LIMA belas tahun sudah Merlyn Getty tidur bersama Gunawan di ranjang rumah dan beberapa ranjang hotel yang pernah mereka singgahi. Sudah tidak terhitung percintaan yang pernah mereka nikmati tidak hanya di ranjang, tetapi di ruang mana pun yang menurut mereka aman dan nyaman untuk melakukannya. Sebegitu dekatnya Merlyn dengan Gunawan sehingga ia hapal terhadap setiap jengkal tubuh lelaki itu sehapal pada tubuhnya sendiri. Ia mengetahui setiap perubahan apa pun yang terjadi di tubuh Gunawan, mulai dari yang kecil lebih-lebih perubahan besar. Kantung di bawah mata yang kian nyata kendati Gunawan pernah rajin meredamnya dengan potongan mentimun atas permintaan Merlyn, perut yang kian buncit, sampai beberapa helai bulu hidung Gunawan yang sudah memutih menjadi perhatian Merlyn ketika lelaki itu tertidur pulas setelah lelah bercinta.

Kalau bulu hidung yang pendek dan tersembunyi dalam liang kecil dan gelap masih terlihat Merlyn Getty, tentulah mengherankan bila ia abai terhadap beberapa helai uban yang mulai menghiasi kepala Gunawan. Merlyn tidak pernah melihatnya dalam setiap kebersamaan mereka yang paling intim sekalipun, konon lagi ketika menemani Gunawan sarapan atau sekadar mengantar Gunawan sampai teras depan ketika lelaki itu berangkat kerja. Perhatiannya tidak tertuju ke atas kepala Gunawan, tetapi ke hati lelaki itu.
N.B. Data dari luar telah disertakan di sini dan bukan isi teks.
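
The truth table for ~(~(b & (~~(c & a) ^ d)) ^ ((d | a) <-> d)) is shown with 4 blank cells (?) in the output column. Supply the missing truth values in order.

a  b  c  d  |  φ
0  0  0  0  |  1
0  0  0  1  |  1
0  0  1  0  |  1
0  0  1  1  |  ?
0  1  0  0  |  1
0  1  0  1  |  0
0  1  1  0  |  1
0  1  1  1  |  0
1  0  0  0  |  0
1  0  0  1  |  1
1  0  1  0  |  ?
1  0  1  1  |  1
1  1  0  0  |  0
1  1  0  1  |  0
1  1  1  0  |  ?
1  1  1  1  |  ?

Row a=0, b=0, c=1, d=1: ~(b & (~~(c & a) ^ d)) = 1, ((d | a) <-> d) = 1, (~(b & (~~(c & a) ^ d)) ^ ((d | a) <-> d)) = 0, so the formula = 1.
Row a=1, b=0, c=1, d=0: ~(b & (~~(c & a) ^ d)) = 1, ((d | a) <-> d) = 0, (~(b & (~~(c & a) ^ d)) ^ ((d | a) <-> d)) = 1, so the formula = 0.
Row a=1, b=1, c=1, d=0: ~(b & (~~(c & a) ^ d)) = 0, ((d | a) <-> d) = 0, (~(b & (~~(c & a) ^ d)) ^ ((d | a) <-> d)) = 0, so the formula = 1.
Row a=1, b=1, c=1, d=1: ~(b & (~~(c & a) ^ d)) = 1, ((d | a) <-> d) = 1, (~(b & (~~(c & a) ^ d)) ^ ((d | a) <-> d)) = 0, so the formula = 1.

1, 0, 1, 1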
Sedangkan ketika mereka bercinta, pikiran Merlyn mengembara entah ke mana.

Merlyn tidak menganggapnya sebagai sesuatu yang berlebihan atau tidak masuk akal dengan beberapa helai uban yang luput dari perhatiannya. Ia jadi ingat pengakuan beberapa teman sebelum ini. Seorang temannya baru menyadari suaminya memiliki pusar di atas dahi setelah 11 tahun mereka berumahtangga. Temannya yang lain tidak mengetahui ada tahi lalat tersembunyi di bagian paling intim suaminya. Yang terakhir ini menurut Merlyn keterlaluan karena ia menganggap perempuan itu tidak melakukan apa pun untuk menyenangkan suaminya sebelum mereka menyatu dalam sebuah kebersamaan yang penuh desah.
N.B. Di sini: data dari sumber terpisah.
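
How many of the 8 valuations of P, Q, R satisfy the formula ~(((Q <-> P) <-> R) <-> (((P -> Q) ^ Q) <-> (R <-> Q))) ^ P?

2

P  Q  R  |  (Q <-> P)  ((Q <-> P) <-> R)  (P -> Q)  ((P -> Q) ^ Q)  (R <-> Q)  φ
1  1  1  |      1              1             1            0             1      0
1  1  0  |      1              0             1            0             0      0
1  0  1  |      0              0             0            0             0      0
1  0  0  |      0              1             0            0             1      0
0  1  1  |      0              0             1            0             1      0
0  1  0  |      0              1             1            0             0      0
0  0  1  |      1              1             1            1             0      1
0  0  0  |      1              0             1            1             1      1
The formula is true on 2 of the 8 rows.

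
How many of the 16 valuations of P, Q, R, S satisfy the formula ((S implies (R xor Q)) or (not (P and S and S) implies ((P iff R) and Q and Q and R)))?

14

P  Q  R  S  |  (R xor Q)  (S implies (R xor Q))  (P and S and S)  not (P and S and S)  (P iff R)  φ
1  1  1  1  |      0                0                   1                  0               1      1
1  1  1  0  |      0                1                   0                  1               1      1
1  1  0  1  |      1                1                   1                  0               0      1
1  1  0  0  |      1                1                   0                  1               0      1
1  0  1  1  |      1                1                   1                  0               1      1
1  0  1  0  |      1                1                   0                  1               1      1
1  0  0  1  |      0                0                   1                  0               0      1
1  0  0  0  |      0                1                   0                  1               0      1
0  1  1  1  |      0                0                   0                  1               0      0
0  1  1  0  |      0                1                   0                  1               0      1
0  1  0  1  |      1                1                   0                  1               1      1
0  1  0  0  |      1                1                   0                  1               1      1
0  0  1  1  |      1                1                   0                  1               0      1
0  0  1  0  |      1                1                   0                  1               0      1
0  0  0  1  |      0                0                   0                  1               1      0
0  0  0  0  |      0                1                   0                  1               1      1
The formula is true on 14 of the 16 rows.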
Kedua kasus di atas, menurut Merlyn, berbeda dengan uban karena rambut putih itu tidak muncul sejak Gunawan lahir sebagaimana pusar di puncak dahi.
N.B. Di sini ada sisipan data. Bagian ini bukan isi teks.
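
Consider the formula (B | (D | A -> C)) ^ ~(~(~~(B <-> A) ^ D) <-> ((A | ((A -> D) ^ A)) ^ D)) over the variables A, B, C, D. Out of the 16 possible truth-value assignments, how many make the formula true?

A  B  C  D     (D | A)  ((D | A) -> C)  (B | ((D | A) -> C))  (B <-> A)  ~(B <-> A)  ~~(B <-> A)  (~~(B <-> A) ^ D)  ~(~~(B <-> A) ^ D)  (A -> D)  ((A -> D) ^ A)  (A | ((A -> D) ^ A))  ((A | ((A -> D) ^ A)) ^ D)  φ
T  T  T  T        T           T                  T                T          F            T               F                  T              T            F                  T                        F               F
T  T  T  F        T           T                  T                T          F            T               T                  F              F            T                  T                        T               F
T  T  F  T        T           F                  T                T          F            T               F                  T              T            F                  T                        F               F
T  T  F  F        T           F                  T                T          F            T               T                  F              F            T                  T                        T               F
T  F  T  T        T           T                  T                F          T            F               T                  F              T            F                  T                        F               T
T  F  T  F        T           T                  T                F          T            F               F                  T              F            T                  T                        T               T
T  F  F  T        T           F                  F                F          T            F               T                  F              T            F                  T                        F               F
T  F  F  F        T           F                  F                F          T            F               F                  T              F            T                  T                        T               F
F  T  T  T        T           T                  T                F          T            F               T                  F              T            T                  T                        F               T
F  T  T  F        F           T                  T                F          T            F               F                  T              T            T                  T                        T               T
F  T  F  T        T           F                  T                F          T            F               T                  F              T            T                  T                        F               T
F  T  F  F        F           T                  T                F          T            F               F                  T              T            T                  T                        T               T
F  F  T  T        T           T                  T                T          F            T               F                  T              T            T                  T                        F               F
F  F  T  F        F           T                  T                T          F            T               T                  F              T            T                  T                        T               F
F  F  F  T        T           F                  F                T          F            T               F                  T              T            T                  T                        F               T
F  F  F  F        F           T                  T                T          F            T               T                  F              T            T                  T                        T               F
The formula is true on 7 of the 16 rows.

7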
Merlyn tidak menemukan uban itu, melainkan uban itulah yang menemukannya tadi pagi ketika ia masuk ke kamar mandi dan Gunawan ada di sana dengan handuk putih yang melilit di pinggang. “Ternyata aku sudah tua,” katanya seperti kepada diri sendiri karena ia berdiri di depan cermin yang berkabut sambil menyibak rambutnya yang tebal lurus sampai sedikit menutup daun telinga. Merlyn masih tidak peduli dengan pengakuan itu karena Gunawan sudah berusia 46 tahun. Justru keterlaluan bila ia tidak menyadari ketuaannya sehingga bertingkah seperti pemuda belasan tahun ketika melihat gadis-gadis belia di luar sana. Ketika Gunawan memutar tubuhnya dan menundukkan kepala di depan wajah Merlyn sambil meminta dicabuti ubannya, seketika itulah Merlyn terkejut. Tanpa sadar ia mundur beberapa langkah hingga punggungnya membentur dinding. Wajahnya pucat pasi serupa air muka orang yang baru saja berjumpa dengan sesuatu yang paling menakutkan seumur hidupnya.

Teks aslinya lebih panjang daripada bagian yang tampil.